Here's the William Morris translation in the public domain of the VOLSUNGA SAGA - The Story of the Volsungs and Niblungs:
http://omacl.org/Volsunga/chapter14.html

"How Rabbit Stole Otter's Coat," a Cherokee tale. Gayle Ross tells this one, and there are various versions available in print. Here's an online version:
http://www.sacred-texts.co m/nam/cher/motc/motc017.htm

Sacred-texts.com also gave me:

"A strange otter" (Welsh):
http://www.sacred-texts.com/neu/celt/wfb/wfb28.htm

"The Friendship of an Otter" (Seneca)
http://www.sacred-texts.com/nam/iro/sim/sim76.htm

Another Cherokee tale is "How Rabbit goes Duck Hunting," where he boasts that he can do whatever Otter can do. I believe it is in James Mooney's History, Myths, and Sacred Formulas of the Cherokees. There's a version online at:
http://everything2.com/index.pl?node_id=1378200

Deborah Duvall has a more elaborate version in her book, "Rabbit Goes Duck Hunting: A Traditional Cherokee Legend," the bones of which you can see at:
http://www.unmpress.com/Book.php?id=10468876669813

There's an otter in Laura Simms' "Moon and Otter and Frog." This story is based on a Modoc tale, "Gaukos and Kulta," which Thomas Doty had on his web site long ago.
http://www.dotycoyote.com/

There's an odd otter tale (otter is a villain) in "The Sad Tale of Woodpecker and Bluejay," which may be an indigenous tale, but I suspect it is a re-write of a native tale. It's in Cyrus McMillan's Canadian Wonder Tales (1918):
http://www.mainlesson.com/display.php?author=macmillan&book=wonder&story=woodpecker

A hero transforms himself into an otter in another rewritten native tale, "The Fall of the Spider Man" in MacMillan's Canadian Wonder Tales (1918), but that's not in the public domain, but perhaps you can peek at it in Google Books' version: http://books.google.com/books?vid=ISBN0766158845

You can search for more Native American otter tales here:
http://depts.washington.edu/cartah/tales/index.html

An otter appears as an animal helper in "The Sea-Maiden," a Celtic fairy tale in Joseph Jacob's collection.
http://www.authorama.com/celtic-fairy-tales-19.html

And also in "The Young King Of Easaidh Ruadh," in Campbell's Popular Tales of the West Highlands, Vol. 1 of 4: (Forgotten Books).
http://www.sacred-texts.com/neu/celt/pt1/pt105.htm

Okay, this is taking way more time then I thought, but I can't stop. Google books has digitized Nether Lochaber: The Natural History, Legends And Folk-Lore Of The West Highlands by Alexander Stewart. You can find a legend of a tame otter in there, as well as a Gaelic fable about fox and otter.
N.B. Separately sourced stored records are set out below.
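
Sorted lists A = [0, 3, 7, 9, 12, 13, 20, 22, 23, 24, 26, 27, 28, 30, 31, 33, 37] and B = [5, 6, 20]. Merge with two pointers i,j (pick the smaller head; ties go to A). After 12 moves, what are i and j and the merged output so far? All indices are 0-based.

[i=0,j=0] A[i]=0<=B[j]=5 take 0 → i++
[i=1,j=0] A[i]=3<=B[j]=5 take 3 → i++
[i=2,j=0] A[i]=7>B[j]=5 take 5 → j++
[i=2,j=1] A[i]=7>B[j]=6 take 6 → j++
[i=2,j=2] A[i]=7<=B[j]=20 take 7 → i++
[i=3,j=2] A[i]=9<=B[j]=20 take 9 → i++
[i=4,j=2] A[i]=12<=B[j]=20 take 12 → i++
[i=5,j=2] A[i]=13<=B[j]=20 take 13 → i++
[i=6,j=2] A[i]=20<=B[j]=20 take 20 → i++
[i=7,j=2] A[i]=22>B[j]=20 take 20 → j++
[i=7,j=3] B done, take A[i]=22 → i++
[i=8,j=3] B done, take A[i]=23 → i++

i=9, j=3, merged so far=[0, 3, 5, 6, 7, 9, 12, 13, 20, 20, 22, 23]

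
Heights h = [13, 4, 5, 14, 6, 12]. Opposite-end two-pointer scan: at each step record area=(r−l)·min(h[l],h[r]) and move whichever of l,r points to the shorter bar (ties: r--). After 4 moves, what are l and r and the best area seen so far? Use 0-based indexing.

l=2, r=3, best area=60

l=0 r=5: min(13,12)*5=60 best=60 *, r--
l=0 r=4: min(13,6)*4=24 best=60, r--
l=0 r=3: min(13,14)*3=39 best=60, l++
l=1 r=3: min(4,14)*2=8 best=60, l++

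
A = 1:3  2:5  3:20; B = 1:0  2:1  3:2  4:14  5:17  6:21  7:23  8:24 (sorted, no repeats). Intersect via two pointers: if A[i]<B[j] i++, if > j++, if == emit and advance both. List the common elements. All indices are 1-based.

i=1 j=1: 3>0, j++
i=1 j=2: 3>1, j++
i=1 j=3: 3>2, j++
i=1 j=4: 3<14, i++
i=2 j=4: 5<14, i++
i=3 j=4: 20>14, j++
i=3 j=5: 20>17, j++
i=3 j=6: 20<21, i++

intersection = []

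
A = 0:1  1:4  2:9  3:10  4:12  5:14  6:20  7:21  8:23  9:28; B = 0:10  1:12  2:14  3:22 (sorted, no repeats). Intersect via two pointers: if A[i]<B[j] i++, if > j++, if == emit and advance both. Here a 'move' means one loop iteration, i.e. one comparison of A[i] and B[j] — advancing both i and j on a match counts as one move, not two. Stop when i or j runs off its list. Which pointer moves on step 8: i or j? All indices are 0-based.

i

i=0 j=0: 1<10, i++
i=1 j=0: 4<10, i++
i=2 j=0: 9<10, i++
i=3 j=0: 10==10 emit, i++,j++
i=4 j=1: 12==12 emit, i++,j++
i=5 j=2: 14==14 emit, i++,j++
i=6 j=3: 20<22, i++
i=7 j=3: 21<22, i++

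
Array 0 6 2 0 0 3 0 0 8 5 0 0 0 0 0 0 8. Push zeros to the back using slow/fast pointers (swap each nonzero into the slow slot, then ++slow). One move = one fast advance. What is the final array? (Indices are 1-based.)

(s=1,f=1) a[fast]=0 → fast++
(s=1,f=2) a[fast]=6≠0 swap→a[1]=6 → slow++,fast++
(s=2,f=3) a[fast]=2≠0 swap→a[2]=2 → slow++,fast++
(s=3,f=4) a[fast]=0 → fast++
(s=3,f=5) a[fast]=0 → fast++
(s=3,f=6) a[fast]=3≠0 swap→a[3]=3 → slow++,fast++
(s=4,f=7) a[fast]=0 → fast++
(s=4,f=8) a[fast]=0 → fast++
(s=4,f=9) a[fast]=8≠0 swap→a[4]=8 → slow++,fast++
(s=5,f=10) a[fast]=5≠0 swap→a[5]=5 → slow++,fast++
(s=6,f=11) a[fast]=0 → fast++
(s=6,f=12) a[fast]=0 → fast++
(s=6,f=13) a[fast]=0 → fast++
(s=6,f=14) a[fast]=0 → fast++
(s=6,f=15) a[fast]=0 → fast++
(s=6,f=16) a[fast]=0 → fast++
(s=6,f=17) a[fast]=8≠0 swap→a[6]=8 → slow++,fast++

[6, 2, 3, 8, 5, 8, 0, 0, 0, 0, 0, 0, 0, 0, 0, 0, 0]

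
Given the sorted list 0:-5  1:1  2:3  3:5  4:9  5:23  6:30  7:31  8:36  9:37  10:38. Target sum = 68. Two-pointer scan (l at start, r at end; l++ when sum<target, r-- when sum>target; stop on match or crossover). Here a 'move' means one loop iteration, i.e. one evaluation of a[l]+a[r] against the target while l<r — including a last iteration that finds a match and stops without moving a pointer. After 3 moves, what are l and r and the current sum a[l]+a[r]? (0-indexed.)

l=0 r=10: -5+38=33 <68, l++
l=1 r=10: 1+38=39 <68, l++
l=2 r=10: 3+38=41 <68, l++

l=3, r=10, sum=43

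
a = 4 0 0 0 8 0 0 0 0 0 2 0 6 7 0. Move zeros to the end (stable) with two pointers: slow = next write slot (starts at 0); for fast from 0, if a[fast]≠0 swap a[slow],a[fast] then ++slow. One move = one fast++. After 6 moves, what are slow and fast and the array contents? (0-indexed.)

slow=2, fast=6, a=[4, 8, 0, 0, 0, 0, 0, 0, 0, 0, 2, 0, 6, 7, 0]

(s=0,f=0) a[fast]=4≠0 swap→a[0]=4 → slow++,fast++
(s=1,f=1) a[fast]=0 → fast++
(s=1,f=2) a[fast]=0 → fast++
(s=1,f=3) a[fast]=0 → fast++
(s=1,f=4) a[fast]=8≠0 swap→a[1]=8 → slow++,fast++
(s=2,f=5) a[fast]=0 → fast++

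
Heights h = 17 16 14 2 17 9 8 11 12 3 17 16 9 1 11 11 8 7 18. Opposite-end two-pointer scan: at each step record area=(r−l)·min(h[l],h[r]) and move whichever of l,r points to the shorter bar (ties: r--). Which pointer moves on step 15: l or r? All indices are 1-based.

l=1 r=19: min(17,18)*18=306 best=306 *, l++
l=2 r=19: min(16,18)*17=272 best=306, l++
l=3 r=19: min(14,18)*16=224 best=306, l++
l=4 r=19: min(2,18)*15=30 best=306, l++
l=5 r=19: min(17,18)*14=238 best=306, l++
l=6 r=19: min(9,18)*13=117 best=306, l++
l=7 r=19: min(8,18)*12=96 best=306, l++
l=8 r=19: min(11,18)*11=121 best=306, l++
l=9 r=19: min(12,18)*10=120 best=306, l++
l=10 r=19: min(3,18)*9=27 best=306, l++
l=11 r=19: min(17,18)*8=136 best=306, l++
l=12 r=19: min(16,18)*7=112 best=306, l++
l=13 r=19: min(9,18)*6=54 best=306, l++
l=14 r=19: min(1,18)*5=5 best=306, l++
l=15 r=19: min(11,18)*4=44 best=306, l++

l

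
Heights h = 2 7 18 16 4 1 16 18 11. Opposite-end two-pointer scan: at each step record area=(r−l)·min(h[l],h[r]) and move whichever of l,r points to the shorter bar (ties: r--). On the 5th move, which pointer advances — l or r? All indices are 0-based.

[0,8] min(2,11)*8=16 best=16 * → l++
[1,8] min(7,11)*7=49 best=49 * → l++
[2,8] min(18,11)*6=66 best=66 * → r--
[2,7] min(18,18)*5=90 best=90 * → r--
[2,6] min(18,16)*4=64 best=90 → r--

r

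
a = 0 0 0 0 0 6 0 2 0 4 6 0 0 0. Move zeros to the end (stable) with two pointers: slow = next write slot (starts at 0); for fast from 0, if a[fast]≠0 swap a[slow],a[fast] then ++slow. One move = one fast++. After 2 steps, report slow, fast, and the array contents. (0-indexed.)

slow=0, fast=2, a=[0, 0, 0, 0, 0, 6, 0, 2, 0, 4, 6, 0, 0, 0]

slow=0 fast=0: a[fast]=0, fast++
slow=0 fast=1: a[fast]=0, fast++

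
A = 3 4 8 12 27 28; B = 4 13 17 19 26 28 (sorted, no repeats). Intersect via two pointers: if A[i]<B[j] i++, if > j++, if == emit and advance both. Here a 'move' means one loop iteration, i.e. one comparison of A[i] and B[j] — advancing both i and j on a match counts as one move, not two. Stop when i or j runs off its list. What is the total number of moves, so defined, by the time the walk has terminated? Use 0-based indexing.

[i=0,j=0] 3<4 → i++
[i=1,j=0] 4==4 emit → i++,j++
[i=2,j=1] 8<13 → i++
[i=3,j=1] 12<13 → i++
[i=4,j=1] 27>13 → j++
[i=4,j=2] 27>17 → j++
[i=4,j=3] 27>19 → j++
[i=4,j=4] 27>26 → j++
[i=4,j=5] 27<28 → i++
[i=5,j=5] 28==28 emit → i++,j++

10 moves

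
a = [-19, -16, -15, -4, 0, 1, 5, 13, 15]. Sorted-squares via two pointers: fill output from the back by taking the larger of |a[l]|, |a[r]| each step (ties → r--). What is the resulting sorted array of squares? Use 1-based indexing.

[1,9] |-19|>|15| out[9]=361 → l++
[2,9] |-16|>|15| out[8]=256 → l++
[3,9] |-15|<=|15| out[7]=225 → r--
[3,8] |-15|>|13| out[6]=225 → l++
[4,8] |-4|<=|13| out[5]=169 → r--
[4,7] |-4|<=|5| out[4]=25 → r--
[4,6] |-4|>|1| out[3]=16 → l++
[5,6] |0|<=|1| out[2]=1 → r--
[5,5] |0|<=|0| out[1]=0 → r--

[0, 1, 16, 25, 169, 225, 225, 256, 361]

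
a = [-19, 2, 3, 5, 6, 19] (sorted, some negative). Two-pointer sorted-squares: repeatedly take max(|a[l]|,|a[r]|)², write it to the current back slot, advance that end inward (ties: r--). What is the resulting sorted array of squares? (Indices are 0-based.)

[4, 9, 25, 36, 361, 361]

[0,5] |-19|<=|19| out[5]=361 → r--
[0,4] |-19|>|6| out[4]=361 → l++
[1,4] |2|<=|6| out[3]=36 → r--
[1,3] |2|<=|5| out[2]=25 → r--
[1,2] |2|<=|3| out[1]=9 → r--
[1,1] |2|<=|2| out[0]=4 → r--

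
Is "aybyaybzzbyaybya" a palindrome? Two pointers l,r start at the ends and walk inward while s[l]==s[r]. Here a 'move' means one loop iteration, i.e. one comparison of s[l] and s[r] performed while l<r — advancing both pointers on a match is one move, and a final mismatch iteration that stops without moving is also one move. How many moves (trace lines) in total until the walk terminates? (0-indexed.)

8 moves

[0,15] 'a'=='a' → l++,r--
[1,14] 'y'=='y' → l++,r--
[2,13] 'b'=='b' → l++,r--
[3,12] 'y'=='y' → l++,r--
[4,11] 'a'=='a' → l++,r--
[5,10] 'y'=='y' → l++,r--
[6,9] 'b'=='b' → l++,r--
[7,8] 'z'=='z' → l++,r--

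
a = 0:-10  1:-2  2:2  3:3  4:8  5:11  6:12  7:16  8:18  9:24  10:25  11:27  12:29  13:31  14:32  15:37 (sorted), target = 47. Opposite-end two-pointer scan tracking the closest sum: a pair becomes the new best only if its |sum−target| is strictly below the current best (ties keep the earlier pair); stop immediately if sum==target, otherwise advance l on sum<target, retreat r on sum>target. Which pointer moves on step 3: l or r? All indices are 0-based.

[0,15] -10+37=27 d=20 * → l++
[1,15] -2+37=35 d=12 * → l++
[2,15] 2+37=39 d=8 * → l++

l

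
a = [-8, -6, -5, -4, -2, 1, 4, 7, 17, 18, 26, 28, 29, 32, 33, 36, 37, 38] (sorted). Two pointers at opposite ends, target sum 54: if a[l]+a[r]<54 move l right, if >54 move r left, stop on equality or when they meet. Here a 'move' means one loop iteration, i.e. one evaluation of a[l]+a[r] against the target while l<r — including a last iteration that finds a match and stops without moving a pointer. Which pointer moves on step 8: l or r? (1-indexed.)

[1,18] -8+38=30 <54 → l++
[2,18] -6+38=32 <54 → l++
[3,18] -5+38=33 <54 → l++
[4,18] -4+38=34 <54 → l++
[5,18] -2+38=36 <54 → l++
[6,18] 1+38=39 <54 → l++
[7,18] 4+38=42 <54 → l++
[8,18] 7+38=45 <54 → l++

l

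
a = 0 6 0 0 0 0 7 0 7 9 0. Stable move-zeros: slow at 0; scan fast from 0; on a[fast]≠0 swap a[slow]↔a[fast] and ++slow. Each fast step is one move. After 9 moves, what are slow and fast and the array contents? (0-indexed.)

(s=0,f=0) a[fast]=0 → fast++
(s=0,f=1) a[fast]=6≠0 swap→a[0]=6 → slow++,fast++
(s=1,f=2) a[fast]=0 → fast++
(s=1,f=3) a[fast]=0 → fast++
(s=1,f=4) a[fast]=0 → fast++
(s=1,f=5) a[fast]=0 → fast++
(s=1,f=6) a[fast]=7≠0 swap→a[1]=7 → slow++,fast++
(s=2,f=7) a[fast]=0 → fast++
(s=2,f=8) a[fast]=7≠0 swap→a[2]=7 → slow++,fast++

slow=3, fast=9, a=[6, 7, 7, 0, 0, 0, 0, 0, 0, 9, 0]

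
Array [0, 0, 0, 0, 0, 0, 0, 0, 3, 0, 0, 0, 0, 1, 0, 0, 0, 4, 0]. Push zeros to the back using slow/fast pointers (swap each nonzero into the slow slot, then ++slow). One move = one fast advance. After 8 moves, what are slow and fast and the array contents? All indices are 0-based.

slow=0, fast=8, a=[0, 0, 0, 0, 0, 0, 0, 0, 3, 0, 0, 0, 0, 1, 0, 0, 0, 4, 0]

(s=0,f=0) a[fast]=0 → fast++
(s=0,f=1) a[fast]=0 → fast++
(s=0,f=2) a[fast]=0 → fast++
(s=0,f=3) a[fast]=0 → fast++
(s=0,f=4) a[fast]=0 → fast++
(s=0,f=5) a[fast]=0 → fast++
(s=0,f=6) a[fast]=0 → fast++
(s=0,f=7) a[fast]=0 → fast++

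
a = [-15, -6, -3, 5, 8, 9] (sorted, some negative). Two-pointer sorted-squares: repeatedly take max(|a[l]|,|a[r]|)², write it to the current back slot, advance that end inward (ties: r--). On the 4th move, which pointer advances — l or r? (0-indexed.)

l

l=0 r=5: |-15|>|9| out[5]=225, l++
l=1 r=5: |-6|<=|9| out[4]=81, r--
l=1 r=4: |-6|<=|8| out[3]=64, r--
l=1 r=3: |-6|>|5| out[2]=36, l++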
Otter appears in the folklore of the Ainu of Japan.
http://www.sacred-texts.com/shi/aft/aft.htm

There are several creation stories of the Ainu, in one of them, human beings are mortal because they are made of wood, and this is because the god of heaven sent otter to deliver a message to the god of creation that human beings should be made from stone, but otter got distracted chasing fish and never delivered the message. (Carl Etter, Ainu Folklore):
http://books.google.com/books?vid=ISBN141797697

Also Rev. John Batchelor, The Ainu and Their Folk-Lore.
http://www.pbs.org/wgbh/nova/hokkaido/legott.html

I came across the Gaelic name, Dobharchu, which is the name given to a malevolent water spirit. It's name means "water-dog" and several sources suggest it refers to a giant otter or even the King of the Otters. There are a few bloody bones for stories to be found if you Google the term "Dobharchu."
http://www.fortunecity.com/roswell/siren/552/eur_king_otter.html

Now there's a challenge: having an adorable, cute Folkmanis puppet tell a story to convince the audience that it is in reality a terrifying bloodthirsty monster.